The latest findings from Google TAG show that the threat actor has been using benign PDF documents as a starting point as far back as November 2022 to entice the targets into opening the files.
“COLDRIVER presents these documents as a new op-ed or other type of article that the impersonation account is looking to publish, asking for feedback from the target,” the tech giant said. “When the user opens the benign PDF, the text appears encrypted.”
In the event the recipient responds to the message stating they cannot read the document, the threat actor responds with a link to a purported decryption tool (“Proton-decrypter.exe”) hosted on a cloud storage service.
The choice of the name “Proton-decrypter.exe” is notable because Microsoft had previously revealed that the adversary predominantly uses Proton Drive to send the PDF lures through the phishing messages.
Google TAG researchers told The Hacker News that the PDF document employed in the attack was hosted on Proton Drive and that the attackers say the tool is used to decrypt the file hosted on the cloud platform.
In reality, the decryptor is a backdoor named SPICA that grants COLDRIVER covert access to the machine, while simultaneously displaying a decoy document to keep up the ruse.
Prior findings from WithSecure (formerly F-Secure) have revealed the threat actor’s use of a lightweight backdoor called Scout, a malware tool from the HackingTeam Remote Control System (RCS) Galileo hacking platform, as part of phishing campaigns observed in early 2016.
Scout is “intended to be used as an initial reconnaissance tool to gather basic system information and screenshots from a compromised computer, as well as enable the installation of additional malware,” the Finnish cybersecurity company noted at the time.
SPICA, which is the first custom malware developed and used by COLDRIVER, uses JSON over WebSockets for command-and-control (C2), facilitating the execution of arbitrary shell commands, theft of cookies from web browsers, uploading and downloading files, and enumerating and exfiltrating files. Persistence is achieved by means of a scheduled task.
“Once executed, SPICA decodes an embedded PDF, writes it to disk, and opens it as a decoy for the user,” Google TAG said. “In the background, it establishes persistence and starts the main C2 loop, waiting for commands to execute.”
There is evidence to suggest that the nation-state actor’s use of the implant goes back to November 2022, with the cybersecurity arm multiple variants of the “encrypted” PDF lure, indicating that there could be different versions of SPICA to to match the lure document sent to targets.
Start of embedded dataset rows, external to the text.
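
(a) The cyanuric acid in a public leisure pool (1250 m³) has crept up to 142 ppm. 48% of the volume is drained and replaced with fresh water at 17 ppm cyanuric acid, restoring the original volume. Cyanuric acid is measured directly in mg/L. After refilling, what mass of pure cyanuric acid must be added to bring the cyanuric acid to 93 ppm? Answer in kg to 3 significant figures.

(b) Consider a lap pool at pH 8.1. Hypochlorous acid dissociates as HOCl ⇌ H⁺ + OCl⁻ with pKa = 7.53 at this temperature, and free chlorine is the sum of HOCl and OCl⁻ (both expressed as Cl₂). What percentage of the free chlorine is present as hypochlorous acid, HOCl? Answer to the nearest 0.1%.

(a) 13.8 kg; (b) 21.2%

(a) Volume: 1250 m³ = 1,250,000 L.
(a) After draining 48% and refilling: 142 × 0.52 + 17 × 0.48 = 82 ppm.
(a) Deficit to target: 93 − 82 = 11 mg/L.
(a) Mass: 11 mg/L × 1,250,000 L = 13,750 g cyanuric acid.

(b) [OCl⁻]/[HOCl] = 10^(pH − pKa) = 10^(8.1 − 7.53) = 10^0.57 = 3.715.
(b) Fraction as HOCl = 1 / (1 + 3.715) = 0.2121.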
As part of its efforts to disrupt the campaign and prevent further exploitation, Google TAG said it added all known websites, domains, and files associated with the hacking crew to Safe Browsing blocklists.
Google said it does not have visibility into the number of victims who were successfully compromised with SPICA, but suspects it was only used in “very limited, targeted attacks,” adding there has been a focus on “high profile individuals in NGOs, former intelligence and military officials, defense, and NATO governments.”
The development comes over a month after the U.K. and the U.S. governments sanctioned two Russian members of COLDRIVER, Ruslan Aleksandrovich Peretyatko and Andrey Stanislavovich Korinets, for their involvement in conducting the spear-phishing operations.
French cybersecurity firm Sekoia has since publicized links between Korinets and known infrastructure used by the group, which comprises dozens of phishing domains and multiple servers.
“Calisto contributes to Russian intelligence efforts to support Moscow’s strategic interests,” the company said. “It seems that domain registration was one of [Korinets’] main skills, plausibly used by Russian intelligence, either directly or through a contractor relationship.”